The biggest mystery to me, perhaps because I am such a VSP fan, is Michael. You mention that it seems unlikely for such a “mild mannered chap” to turn violent on a dime. I honestly think he might be a sociopath. I think his character and scenes were done in such a way to leave that possibility open. Is he really mild-mannered or is it that we don’t really see him challenged much except by Pooja? He may not love Pooja’s character, just want to bring her closer under his control. He only cares about Anjali’s character after she is pregnant, carrying an extension of him. Both times he kills he absolutely could have walked away without killing. The conscience-tinged drug induced dream argues against him being a sociopath, but the dead-eyed way VSP plays the murder scenes argues for it. What do you think?
The tone of Iraivi, the feelings and thoughts evoked while watching, and lingering after, reminded me so much of those evoked by Jane Campion movies/series like In the Cut or Top of the Lake. The fatal but understandable attraction of hetero women to men, and the violence and chaos women live with as a result. And the terrible consequences for men of being unable to see women as fully human. Is that a silly comparison? I wonder what Jane or Karthik would think of each other’s work.

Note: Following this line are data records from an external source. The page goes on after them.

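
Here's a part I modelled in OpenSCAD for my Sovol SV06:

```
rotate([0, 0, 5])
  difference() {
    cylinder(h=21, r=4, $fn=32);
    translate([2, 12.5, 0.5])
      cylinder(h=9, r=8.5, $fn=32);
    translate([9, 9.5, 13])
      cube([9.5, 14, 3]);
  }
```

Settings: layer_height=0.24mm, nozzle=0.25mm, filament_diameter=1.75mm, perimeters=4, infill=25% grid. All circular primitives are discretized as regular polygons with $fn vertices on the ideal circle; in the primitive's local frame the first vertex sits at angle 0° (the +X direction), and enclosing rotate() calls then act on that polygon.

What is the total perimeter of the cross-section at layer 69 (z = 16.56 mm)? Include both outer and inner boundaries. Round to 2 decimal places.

25.09 mm

At z = 16.56 mm: the cylinder: section is a regular 32-gon, circumradius r=4 (perimeter = 2·32·4.000·sin(180°/32) = 25.09 mm); the cylinder at (2, 12.5) does not reach this height (z outside [0.5, 9.5]); the cube at (9, 9.5) is not intersected at this z (z outside [13, 16]); After the difference (first − rest): none of the subtracted shapes is present at this height, so the r=4 cylinder is unchanged — boundary = 25.09 mm; (whole slice rotated 5° about Z — lengths, areas and connectivity unchanged). Overall, the cross-section is a single solid region. Total boundary length (outer) = 25.09 mm.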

I’m on the fence like many others about whether this is a feminist film or a film that blames women for their own oppression. The notes another commenter posted above by KS about Iraivi may indicate the latter. Those stupid women, always looking for a savior with a penis, instead of saving themselves (disregarding that women who try to free themselves from societies expectations or from abusive family situations are often punished economically, mentally, and physically). However, it’s a very good film, and I’ll certainly watch again and recommend to others. Thanks for reading, sorry so long!